Земекис поступил очень хитро. Точно такую же экранизацию, снятую с «живыми» Фертом, Керри и Олдманом, скорее всего, упрекнули бы в сухости, отчужденности, нечуткости и нарочитой «пьесовщине» К фильму, формально проходящему по рангу мультипликации, таких претензий, понятное дело, не будет. Но, заигравшись с классикой и освоив бюджет, Земекис несколько потерял чувство реальности. Каким бы высокоморальным и побуждающим самые лучшие чувства не был литературный оригинал, сколько бы раз на афише ни было написано километровыми буквами «Рождество», не найдется на свете, наверное, ни одного здорового человека, который бы в свой самый светлый праздник отправился с семьей на зрелище, во время которого ему сложно понять, что делать. Смеяться или плакать? Шутить или рыдать? Бояться или пищать от восторга? Думать или жевать? Уважать смерть или ценить жизнь? В конце концов, этому несчастному здоровому человеку для начала вообще стоит понять, куда он все-таки попал – на представление или в кинозал?
Правила шоу-бизнеса и современные технологии и стирают грани, превращая направления и жанры в единое мета-искусство. Земекис, со своим неуемным желанием экранизировать все любимые истории собственного детства в самолично избранной раз и навсегда манере, в этом потоке стоит особняком. И пусть «Рождественская история» провалится в мировом прокате, наплевать – денег ему всегда дадут столько, сколько попросит. Но это как раз тот случай, когда мне очень хочется быть благодарным за то, что на экране передо мной не какое-нибудь ничтожество по имени «Мадагаскар-33». Если бы в киномире существовала медаль «За волю к победе», ее стоило бы отдать Роберту Земекису.
И напоследок, но не в последнюю очередь.

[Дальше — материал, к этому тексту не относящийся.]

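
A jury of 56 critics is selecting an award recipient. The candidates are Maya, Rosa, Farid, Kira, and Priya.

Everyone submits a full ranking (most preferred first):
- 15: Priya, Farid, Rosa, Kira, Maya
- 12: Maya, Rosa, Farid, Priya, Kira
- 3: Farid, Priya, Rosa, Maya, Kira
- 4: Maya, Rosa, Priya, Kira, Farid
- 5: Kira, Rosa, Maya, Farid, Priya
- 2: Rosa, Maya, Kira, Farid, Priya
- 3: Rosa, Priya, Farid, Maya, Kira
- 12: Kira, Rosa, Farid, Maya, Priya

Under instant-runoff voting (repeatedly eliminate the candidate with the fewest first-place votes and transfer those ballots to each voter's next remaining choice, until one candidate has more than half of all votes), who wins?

Round 1: Maya 16, Rosa 5, Farid 3, Kira 17, Priya 15. Farid eliminated.
Round 2: Maya 16, Rosa 5, Kira 17, Priya 18. Rosa eliminated.
Round 3: Maya 18, Kira 17, Priya 21. Kira eliminated.
Round 4: Maya 35, Priya 21. Maya has a majority (≥29).

Maya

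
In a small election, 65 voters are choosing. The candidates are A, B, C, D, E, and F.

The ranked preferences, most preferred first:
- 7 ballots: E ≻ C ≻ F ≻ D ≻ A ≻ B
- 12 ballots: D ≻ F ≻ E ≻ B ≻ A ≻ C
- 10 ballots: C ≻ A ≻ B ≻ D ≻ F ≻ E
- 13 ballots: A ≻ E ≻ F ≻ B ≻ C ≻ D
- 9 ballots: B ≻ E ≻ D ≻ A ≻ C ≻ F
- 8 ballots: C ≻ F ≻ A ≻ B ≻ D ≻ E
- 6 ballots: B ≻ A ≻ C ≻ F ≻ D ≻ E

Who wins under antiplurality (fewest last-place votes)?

Last-place votes: A 0, B 7, C 12, D 13, E 24, F 9.

A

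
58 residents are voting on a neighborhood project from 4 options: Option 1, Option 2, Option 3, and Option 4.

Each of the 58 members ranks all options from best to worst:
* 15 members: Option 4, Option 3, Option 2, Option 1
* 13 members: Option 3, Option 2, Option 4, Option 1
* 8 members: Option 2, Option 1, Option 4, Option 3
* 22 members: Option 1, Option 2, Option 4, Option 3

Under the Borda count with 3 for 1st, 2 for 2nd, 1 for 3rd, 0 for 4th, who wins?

Option 2

Option 1: 15×0 + 13×0 + 8×2 + 22×3 = 82
Option 2: 15×1 + 13×2 + 8×3 + 22×2 = 109
Option 3: 15×2 + 13×3 + 8×0 + 22×0 = 69
Option 4: 15×3 + 13×1 + 8×1 + 22×1 = 88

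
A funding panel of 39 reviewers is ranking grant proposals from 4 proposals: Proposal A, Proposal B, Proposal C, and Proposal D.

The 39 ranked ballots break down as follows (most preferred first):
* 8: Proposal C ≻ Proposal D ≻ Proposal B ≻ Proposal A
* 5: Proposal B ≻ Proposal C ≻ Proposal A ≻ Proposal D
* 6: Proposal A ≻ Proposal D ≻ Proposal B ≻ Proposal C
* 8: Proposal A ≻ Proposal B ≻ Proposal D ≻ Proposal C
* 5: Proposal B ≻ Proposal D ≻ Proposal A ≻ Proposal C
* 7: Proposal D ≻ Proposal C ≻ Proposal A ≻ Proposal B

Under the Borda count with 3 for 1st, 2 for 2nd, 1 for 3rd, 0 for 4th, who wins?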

Для работы над переводом «Рождественской истории» на русский был приглашен Александр Филиппенко, человек, чьи моноспектакли удерживают зал на едином дыхании в течение нескольких часов, чей талант настолько же огромен, насколько и тщательно избегаем той сварой, которую условно называют «российским медиа-сообществом». Так вот, благодаря Филиппенко эту «Рождественскую историю» можно смотреть чуть ли не с закрытыми глазами – это настоящий театр, все не случайно, господа.